El pueblo dominicano recuerda con fervor patriótico los nombres de los principales dirigentes de aquella resistencia heroica, a cuya cabeza marcharon: Vicente Evangelista, (a esa guerrilla se unió Gilbert), Salustiano Goicochea (Chacha), Ramón Nateras, Fidel Ferrer, maestro de escuela que abandonó el aula y tomó el fusil, y Pedro Celestino Rosario, alias Tolete.
Las poderosas columnas del movimiento patriótico de resistencia (que los norteamericanos bautizaron despectivamente con el nombre de los “gavilleros”), alcanzó tal grado de eficiencia en el combate contra los invasores, que los oficiales yankees no encontraban explicación alguna a la gran cantidad de bajas que sufrían, y por eso, alarmados, llegaron a creer que los guerrilleros dominicanos estaban asesorados por expertos extranjeros. Aplicaron medida de encerrona contra cada uno de los miembros.
Así por ejemplo, en 1918, la magnitud de la expansión de la guerrilla de Este alcanzó niveles tales que el teniente coronel Thorpe, jefe militar de toda esa región, escribió un informe mentiroso a sus superiores que decía: “Los partidarios y consejeros alemanes de los insurrectos no han estado durmiendo y han realizado todos los esfuerzos para reforzar y mantener viva esta animada insurrección”.
A finales del 1918, las acciones guerrilleras habían crecido en número y en efectividad en sus combates contra los interventores, lo que obligó a los invasores a incrementar aún más el número de sus tropas y establecer hospitales permanentes para atender a sus heridos en San Pedro de Macorís, El Seybo y La Romana.

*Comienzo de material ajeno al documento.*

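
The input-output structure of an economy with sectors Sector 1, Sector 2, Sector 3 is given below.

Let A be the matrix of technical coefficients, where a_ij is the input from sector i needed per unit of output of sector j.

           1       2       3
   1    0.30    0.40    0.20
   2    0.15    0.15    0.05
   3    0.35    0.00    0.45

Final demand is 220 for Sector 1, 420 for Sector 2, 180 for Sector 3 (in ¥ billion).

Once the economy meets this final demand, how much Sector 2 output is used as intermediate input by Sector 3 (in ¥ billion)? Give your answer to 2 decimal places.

I − A =
  [   0.70    -0.40    -0.20]
  [  -0.15     0.85    -0.05]
  [  -0.35     0.00     0.55]
Cofactors of I−A, C_ij = (−1)^(i+j)·(minor ij) (rows/columns in the sector order above):
  C_11 = (0.85)(0.55) − (-0.05)(0.00) = 0.4675
  C_12 = −[(-0.15)(0.55) − (-0.05)(-0.35)] = 0.1000
  C_13 = (-0.15)(0.00) − (0.85)(-0.35) = 0.2975
  C_21 = −[(-0.40)(0.55) − (-0.20)(0.00)] = 0.2200
  C_22 = (0.70)(0.55) − (-0.20)(-0.35) = 0.3150
  C_23 = −[(0.70)(0.00) − (-0.40)(-0.35)] = 0.1400
  C_31 = (-0.40)(-0.05) − (-0.20)(0.85) = 0.1900
  C_32 = −[(0.70)(-0.05) − (-0.20)(-0.15)] = 0.0650
  C_33 = (0.70)(0.85) − (-0.40)(-0.15) = 0.5350
det(I−A) = Σ_j (I−A)_1j·C_1j = (0.70)(0.4675) + (-0.40)(0.1000) + (-0.20)(0.2975) = 0.22775
adj(I−A) = Cᵀ =
  [ 0.4675   0.2200   0.1900]
  [ 0.1000   0.3150   0.0650]
  [ 0.2975   0.1400   0.5350]
(I − A)⁻¹ = adj(I−A) / det(I−A) ≈
  [   2.0527     0.9660     0.8342]
  [   0.4391     1.3831     0.2854]
  [   1.3063     0.6147     2.3491]
First solve x = (I − A)⁻¹ d = adj(I−A)·d / det(I−A); in particular x_3 = (0.2975·220 + 0.1400·420 + 0.5350·180) / 0.22775 = 220.55 / 0.22775 ≈ 968.3864.
Intermediate flow from 2 to 3: z_23 = a_23 · x_3 = 0.05 × 220.55 / 0.22775 = 11.0275 / 0.22775 ≈ 48.42.

z_23 = 48.42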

Asimismo, enviaron a la zona a un cuerpo de espías y ayudantes que trajeron de Puerto Rico (nación que habían convertido en colonia), y a algunos traidores dominicanos que ingresaron a su recién creada “Guardia Nacional”, entre los que se encontraba Rafael Leónidas Trujillo, donde este personaje inició su larga carrera delincuencial contra su patria.
La rebelión contra los interventores en la región Este se mantuvo viva durante varios años y comenzó su declinación cuando se conocieron en nuestro país informaciones que indicaban que el gobierno norteamericano estaba dispuesto a iniciar conversaciones para establecer a corto plazo un plan de evacuación, propósito que finalmente se logró en 1924.